I'm glad you knew the difference between the Scarlet King snake (non-venomous) and the Coral snake (venomous). For those of you that don't know, the easiest way to remember is "if red touches black it's a friend of jack. If red touches yellow it can kill a fellow".


----------



## Flounder Hounder

Sound like a great weekend, good to see families out together.


----------



## sealark

Great job teaching the young ones about snakes. Unlike a lot on the forum that say kill any snake they see. Then they will complain about being overrun by rodents. Great report...


----------



## Bullshark

Aquahollic said:


> I'm glad you knew the difference between the Scarlet King snake (non-venomous) and the Coral snake (venomous). For those of you that don't know, the easiest way to remember is "if red touches black it's a friend of jack. If red touches yellow it can kill a fellow".

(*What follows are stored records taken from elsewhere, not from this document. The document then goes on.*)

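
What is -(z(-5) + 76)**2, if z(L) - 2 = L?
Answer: -5329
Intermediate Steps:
z(L) = 2 + L
-(z(-5) + 76)**2 = -((2 - 5) + 76)**2 = -(-3 + 76)**2 = -1*73**2 = -1*5329 = -5329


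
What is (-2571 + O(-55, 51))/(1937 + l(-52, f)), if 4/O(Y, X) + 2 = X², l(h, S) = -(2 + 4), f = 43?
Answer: -6682025/5018669 ≈ -1.3314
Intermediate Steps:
l(h, S) = -6 (l(h, S) = -1*6 = -6)
O(Y, X) = 4/(-2 + X²)
(-2571 + O(-55, 51))/(1937 + l(-52, f)) = (-2571 + 4/(-2 + 51²))/(1937 - 6) = (-2571 + 4/(-2 + 2601))/1931 = (-2571 + 4/2599)*(1/1931) = -6682025/2599*1/1931 = -6682025/5018669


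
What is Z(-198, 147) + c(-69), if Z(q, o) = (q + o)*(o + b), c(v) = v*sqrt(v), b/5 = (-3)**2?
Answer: -9792 - 69*I*sqrt(69) ≈ -9792.0 - 573.16*I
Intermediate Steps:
b = 45 (b = 5*(-3)**2 = 5*9 = 45)
c(v) = v**(3/2)
Z(q, o) = (45 + o)*(o + q) (Z(q, o) = (q + o)*(o + 45) = (o + q)*(45 + o) = (45 + o)*(o + q))
Z(-198, 147) + c(-69) = (147**2 + 45*147 + 45*(-198) + 147*(-198)) + (-69)**(3/2) = (21609 + 6615 - 8910 - 29106) - 69*I*sqrt(69) = -9792 - 69*I*sqrt(69)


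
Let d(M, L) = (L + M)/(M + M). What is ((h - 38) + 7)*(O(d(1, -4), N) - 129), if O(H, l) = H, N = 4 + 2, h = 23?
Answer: 1044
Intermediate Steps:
d(M, L) = (L + M)/(2*M) (d(M, L) = (L + M)/((2*M)) = (L + M)*(1/(2*M)) = (L + M)/(2*M))
N = 6
((h - 38) + 7)*(O(d(1, -4), N) - 129) = ((23 - 38) + 7)*((½)*(-4 + 1)/1 - 129) = (-15 + 7)*((½)*1*(-3) - 129) = -8*(-3/2 - 129) = -8*(-261/2) = 1044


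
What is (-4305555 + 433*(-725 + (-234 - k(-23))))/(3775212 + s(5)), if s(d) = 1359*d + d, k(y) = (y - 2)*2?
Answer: -1174788/945503 ≈ -1.2425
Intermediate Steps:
k(y) = -4 + 2*y (k(y) = (-2 + y)*2 = -4 + 2*y)
s(d) = 1360*d
(-4305555 + 433*(-725 + (-234 - k(-23))))/(3775212 + s(5)) = (-4305555 + 433*(-725 + (-234 - (-4 + 2*(-23)))))/(3775212 + 1360*5) = (-4305555 + 433*(-725 + (-234 - (-4 - 46))))/(3775212 + 6800) = (-4305555 + 433*(-725 + (-234 - 1*(-50))))/3782012 = (-4305555 + 433*(-725 + (-234 + 50)))*(1/3782012) = (-4305555 + 433*(-725 - 184))*(1/3782012) = (-4305555 + 433*(-909))*(1/3782012) = (-4305555 - 393597)*(1/3782012) = -4699152*1/3782012 = -1174788/945503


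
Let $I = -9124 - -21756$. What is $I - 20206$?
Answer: $-7574$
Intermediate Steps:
$I = 12632$ ($I = -9124 + 21756 = 12632$)
$I - 20206 = 12632 - 20206 = -7574$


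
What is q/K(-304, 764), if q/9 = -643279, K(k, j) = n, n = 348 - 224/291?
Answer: -1684747701/101044 ≈ -16673.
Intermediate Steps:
n = 101044/291 (n = 348 - 224/291 = 101044/291 ≈ 347.23)
K(k, j) = 101044/291
q = -5789511 (q = 9*(-643279) = -5789511)
q/K(-304, 764) = -5789511/101044/291 = -5789511*291/101044 = -1684747701/101044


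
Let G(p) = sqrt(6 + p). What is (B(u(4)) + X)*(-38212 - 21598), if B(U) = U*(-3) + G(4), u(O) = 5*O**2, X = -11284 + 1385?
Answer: 606413590 - 59810*sqrt(10) ≈ 6.0622e+8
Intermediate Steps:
X = -9899
B(U) = sqrt(10) - 3*U (B(U) = U*(-3) + sqrt(6 + 4) = -3*U + sqrt(10) = sqrt(10) - 3*U)
(B(u(4)) + X)*(-38212 - 21598) = ((sqrt(10) - 15*4**2) - 9899)*(-38212 - 21598) = ((sqrt(10) - 15*16) - 9899)*(-59810) = ((sqrt(10) - 3*80) - 9899)*(-59810) = ((sqrt(10) - 240) - 9899)*(-59810) = ((-240 + sqrt(10)) - 9899)*(-59810) = (-10139 + sqrt(10))*(-59810) = 606413590 - 59810*sqrt(10)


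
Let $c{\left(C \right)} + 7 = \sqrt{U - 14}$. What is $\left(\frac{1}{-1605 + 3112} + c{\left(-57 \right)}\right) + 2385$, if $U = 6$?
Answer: $\frac{3583647}{1507} + 2 i \sqrt{2} \approx 2378.0 + 2.8284 i$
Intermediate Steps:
$c{\left(C \right)} = -7 + 2 i \sqrt{2}$ ($c{\left(C \right)} = -7 + \sqrt{6 - 14} = -7 + \sqrt{-8} = -7 + 2 i \sqrt{2}$)
$\left(\frac{1}{-1605 + 3112} + c{\left(-57 \right)}\right) + 2385 = \left(\frac{1}{-1605 + 3112} - \left(7 - 2 i \sqrt{2}\right)\right) + 2385 = \left(\frac{1}{1507} - \left(7 - 2 i \sqrt{2}\right)\right) + 2385 = \left(- \frac{10548}{1507} + 2 i \sqrt{2}\right) + 2385 = \frac{3583647}{1507} + 2 i \sqrt{2}$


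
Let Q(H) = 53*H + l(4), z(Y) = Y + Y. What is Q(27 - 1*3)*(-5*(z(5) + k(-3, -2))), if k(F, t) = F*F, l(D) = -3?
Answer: -120555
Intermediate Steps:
z(Y) = 2*Y
k(F, t) = F**2
Q(H) = -3 + 53*H (Q(H) = 53*H - 3 = -3 + 53*H)
Q(27 - 1*3)*(-5*(z(5) + k(-3, -2))) = (-3 + 53*(27 - 1*3))*(-5*(2*5 + (-3)**2)) = (-3 + 53*(27 - 3))*(-5*(10 + 9)) = (-3 + 53*24)*(-5*19) = (-3 + 1272)*(-95) = 1269*(-95) = -120555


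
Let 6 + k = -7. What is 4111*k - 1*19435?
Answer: -72878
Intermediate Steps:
k = -13 (k = -6 - 7 = -13)
4111*k - 1*19435 = 4111*(-13) - 1*19435 = -53443 - 19435 = -72878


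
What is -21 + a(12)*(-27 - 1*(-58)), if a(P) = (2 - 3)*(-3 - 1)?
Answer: 103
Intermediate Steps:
a(P) = 4 (a(P) = -1*(-4) = 4)
-21 + a(12)*(-27 - 1*(-58)) = -21 + 4*(-27 - 1*(-58)) = -21 + 4*(-27 + 58) = -21 + 4*31 = -21 + 124 = 103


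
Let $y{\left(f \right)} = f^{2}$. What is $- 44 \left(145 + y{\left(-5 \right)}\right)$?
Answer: $-7480$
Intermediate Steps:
$- 44 \left(145 + y{\left(-5 \right)}\right) = - 44 \left(145 + \left(-5\right)^{2}\right) = - 44 \left(145 + 25\right) = \left(-44\right) 170 = -7480$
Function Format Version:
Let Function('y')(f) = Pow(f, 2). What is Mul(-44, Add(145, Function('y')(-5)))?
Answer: -7480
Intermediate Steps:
Mul(-44, Add(145, Function('y')(-5))) = Mul(-44, Add(145, Pow(-5, 2))) = Mul(-44, Add(145, 25)) = Mul(-44, 170) = -7480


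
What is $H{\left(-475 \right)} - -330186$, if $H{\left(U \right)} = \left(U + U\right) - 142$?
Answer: $329094$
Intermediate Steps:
$H{\left(U \right)} = -142 + 2 U$ ($H{\left(U \right)} = 2 U - 142 = -142 + 2 U$)
$H{\left(-475 \right)} - -330186 = \left(-142 + 2 \left(-475\right)\right) - -330186 = \left(-142 - 950\right) + 330186 = -1092 + 330186 = 329094$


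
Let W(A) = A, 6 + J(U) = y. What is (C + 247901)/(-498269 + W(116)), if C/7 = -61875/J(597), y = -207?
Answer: -17745346/35368863 ≈ -0.50172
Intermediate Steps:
J(U) = -213 (J(U) = -6 - 207 = -213)
C = 144375/71 (C = 7*(-61875/(-213)) = 7*(-61875*(-1/213)) = 7*(20625/71) = 144375/71 ≈ 2033.5)
(C + 247901)/(-498269 + W(116)) = (144375/71 + 247901)/(-498269 + 116) = (17745346/71)/(-498153) = (17745346/71)*(-1/498153) = -17745346/35368863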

That's the first time seeing a actual king snake. I did notice some other differences. The color on the 2 king snakes was dull compared to the coral snake. Also they seemed to be a little fatter. It was very cool. It's been a while since I've seen a few types of snakes. I will crap a brick is I ever see another indigo snake. They are gone! I used to see them 4 or 5 times a week. I made it a point to ask homeowners in the Redlands when the last time they saw one and nobody has seen them in years. Stupid non-native species.


----------



## Bullshark

Zach did get bit by that snake..... I did get to see how good he can throw though.


----------



## SHunter

X2 on teaching kids about snakes as well as fishing. I completely agree with Sealark's comments that snakes are good and keep the rodents down. Those who love the outdoors need to understand how it works and be good stewards. We used to see the Indigo in the Everglades. My understanding is that they are rare there too. Great photos of some really cute kids. Glad that you had a good time in Crystal River.


----------



## Bullshark

SHunter said:


> X2 on teaching kids about snakes as well as fishing. I completely agree with Sealark's comments that snakes are good and keep the rodents down. Those who love the outdoors need to understand how it works and be good stewards. We used to see the Indigo in the Everglades. My understanding is that they are rare there too. Great photos of some really cute kids. Glad that you had a good time in Crystal River.


I just saw this. The indigo snakes are gone. The last time I saw one was 1997. I had to do a ton of inspections in the Redlands last year and made sure I asked the farmers. None of them has seen one in 10 years. They have all seen pythons.


----------



## osborne311

Wanted to chime in. Great pictures and that looked like a blast! 

As for the snakes. I find it hard to kill any snake but we are moving to that area soon. Do you have that big of a problem with non native species? If so, are they on the kill list or ??


----------



## Lineman

Looks like you folks had a great trip. Scallops, hogs, fish, snakes, the kids got alot more out of that than a trip to mickey HELL!


----------